Wir trainieren DistilBERT mit Standard-Parametern auf den Lookup-Tabellen
und evaluieren auf den annotierten CVs. Das ist der Ausgangspunkt fuer alle
weiteren Vergleiche.


In [None]:
baseline_results = {}

# Department baseline
base_dept, base_dept_clf = train_eval_distilbert(
    task_name='department',
    train_df=dept_df,
    eval_df=eval_df,
    label_col='department',
    config=BASE_CONFIG,
    output_dir='./results/09_distilbert/baseline/department'
)
print_summary('Baseline Department', base_dept)

# Seniority baseline
base_sen, base_sen_clf = train_eval_distilbert(
    task_name='seniority',
    train_df=sen_df,
    eval_df=eval_df,
    label_col='seniority',
    config=BASE_CONFIG,
    output_dir='./results/09_distilbert/baseline/seniority'
)
print_summary('Baseline Seniority', base_sen)

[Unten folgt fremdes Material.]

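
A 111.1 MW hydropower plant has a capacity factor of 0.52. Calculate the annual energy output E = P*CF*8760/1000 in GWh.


E = 111.1 * 0.52 * 8760 / 1000 = 506.0827 GWh


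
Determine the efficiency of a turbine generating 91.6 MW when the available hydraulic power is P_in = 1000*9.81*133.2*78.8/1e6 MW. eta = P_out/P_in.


P_in = 1000 * 9.81 * 133.2 * 78.8 / 1e6 = 102.9673 MW
eta = 91.6 / 102.9673 = 0.8896


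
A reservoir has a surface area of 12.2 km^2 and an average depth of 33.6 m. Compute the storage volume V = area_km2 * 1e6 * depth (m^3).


V = 12.2 * 1e6 * 33.6 = 4.0992e+08 m^3


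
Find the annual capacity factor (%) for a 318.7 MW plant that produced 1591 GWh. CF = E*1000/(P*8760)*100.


CF = 1591 * 1000 / (318.7 * 8760) * 100 = 56.9881 %


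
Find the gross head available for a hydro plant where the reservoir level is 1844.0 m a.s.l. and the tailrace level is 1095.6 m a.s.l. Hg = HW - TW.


Hg = 1844.0 - 1095.6 = 748.4000 m


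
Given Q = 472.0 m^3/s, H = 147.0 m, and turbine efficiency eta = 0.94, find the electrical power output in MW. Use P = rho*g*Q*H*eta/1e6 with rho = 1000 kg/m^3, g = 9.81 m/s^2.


P = 1000 * 9.81 * 472.0 * 147.0 * 0.94 / 1e6 = 639.8176 MW


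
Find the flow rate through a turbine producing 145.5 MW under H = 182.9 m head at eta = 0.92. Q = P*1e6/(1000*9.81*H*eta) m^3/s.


Q = 145.5 * 1e6 / (1000 * 9.81 * 182.9 * 0.92) = 88.1439 m^3/s


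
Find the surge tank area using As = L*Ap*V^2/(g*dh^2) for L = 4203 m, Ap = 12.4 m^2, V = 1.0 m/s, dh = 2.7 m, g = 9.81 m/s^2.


As = 4203 * 12.4 * 1.0^2 / (9.81 * 2.7^2) = 728.7600 m^2


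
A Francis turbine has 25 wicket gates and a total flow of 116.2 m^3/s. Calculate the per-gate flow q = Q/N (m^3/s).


q = 116.2 / 25 = 4.6480 m^3/s


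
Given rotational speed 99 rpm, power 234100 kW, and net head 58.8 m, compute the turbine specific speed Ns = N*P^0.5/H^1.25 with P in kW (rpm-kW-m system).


Ns = 99 * 234100^0.5 / 58.8^1.25 = 294.1807


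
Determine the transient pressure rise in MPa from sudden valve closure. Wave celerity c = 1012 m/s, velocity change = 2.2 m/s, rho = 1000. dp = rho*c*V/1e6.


dp = 1000 * 1012 * 2.2 / 1e6 = 2.2264 MPa


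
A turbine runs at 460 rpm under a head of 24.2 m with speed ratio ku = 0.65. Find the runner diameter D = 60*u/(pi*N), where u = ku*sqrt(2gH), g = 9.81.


u = 0.65 * sqrt(2*9.81*24.2) = 14.1635 m/s
D = 60 * 14.1635 / (pi * 460) = 0.5880 m


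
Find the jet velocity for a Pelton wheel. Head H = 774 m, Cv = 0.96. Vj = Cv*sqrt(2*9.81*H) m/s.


Vj = 0.96 * sqrt(2*9.81*774) = 118.3018 m/s


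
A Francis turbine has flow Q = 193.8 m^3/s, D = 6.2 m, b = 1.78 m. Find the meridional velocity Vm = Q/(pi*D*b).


Vm = 193.8 / (pi * 6.2 * 1.78) = 5.5897 m/s


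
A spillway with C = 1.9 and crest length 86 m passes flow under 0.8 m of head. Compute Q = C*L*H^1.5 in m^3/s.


Q = 1.9 * 86 * 0.8^1.5 = 116.9195 m^3/s


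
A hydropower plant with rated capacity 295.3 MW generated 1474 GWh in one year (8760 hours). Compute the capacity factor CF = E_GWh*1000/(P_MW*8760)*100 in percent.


CF = 1474 * 1000 / (295.3 * 8760) * 100 = 56.9810 %


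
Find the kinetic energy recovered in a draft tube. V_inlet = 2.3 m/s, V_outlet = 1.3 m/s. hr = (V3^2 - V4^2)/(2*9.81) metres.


hr = (2.3^2 - 1.3^2) / (2*9.81) = 0.1835 m


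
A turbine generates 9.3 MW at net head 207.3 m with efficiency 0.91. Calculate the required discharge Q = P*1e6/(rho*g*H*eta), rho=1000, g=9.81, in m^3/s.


Q = 9.3 * 1e6 / (1000 * 9.81 * 207.3 * 0.91) = 5.0254 m^3/s


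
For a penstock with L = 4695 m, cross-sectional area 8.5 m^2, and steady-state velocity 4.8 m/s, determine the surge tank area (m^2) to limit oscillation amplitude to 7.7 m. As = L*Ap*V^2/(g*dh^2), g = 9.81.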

baseline_results['department'] = base_dept
baseline_results['seniority'] = base_sen


## 5. Hyperparameter Tuning

Wir testen mehrere Kombinationen aus Lernrate, Batch-Size und Epochen.
Die Bewertung erfolgt auf dem In-Distribution Validation-Split, um fair zu
vergleichen. Real-World Evaluation wird hier ausgelassen, um die Anzahl der
Trainingslaeufe nicht weiter zu vergroessern.


In [None]:
TUNING_GRID = [
    {'learning_rate': 1e-5, 'batch_size': 16, 'epochs': 2, 'warmup_ratio': 0.1},
    {'learning_rate': 2e-5, 'batch_size': 16, 'epochs': 2, 'warmup_ratio': 0.1},
    {'learning_rate': 3e-5, 'batch_size': 16, 'epochs': 2, 'warmup_ratio': 0.1},
    {'learning_rate': 2e-5, 'batch_size': 8,  'epochs': 2, 'warmup_ratio': 0.1},
]


def run_tuning(task_name, train_df, label_col):
    rows = []
    for idx, cfg in enumerate(TUNING_GRID, start=1):
        config = BASE_CONFIG.copy()
        config.update(cfg)
        output_dir = f'./results/09_distilbert/tuning/{task_name}/run_{idx}'

        result, _ = train_eval_distilbert(
            task_name=task_name,
            train_df=train_df,
            eval_df=eval_df,
            label_col=label_col,
            config=config,
            output_dir=output_dir,
            eval_real_world=False
        )

        rows.append({
            'run': idx,
            'learning_rate': cfg['learning_rate'],
            'batch_size': cfg['batch_size'],
            'epochs': cfg['epochs'],
            'warmup_ratio': cfg['warmup_ratio'],
            'val_accuracy': result['in_distribution']['accuracy'],
            'val_f1_macro': result['in_distribution']['f1_macro']
        })

    return pd.DataFrame(rows)


tuning_dept = run_tuning('department', dept_df, 'department')
tuning_sen = run_tuning('seniority', sen_df, 'seniority')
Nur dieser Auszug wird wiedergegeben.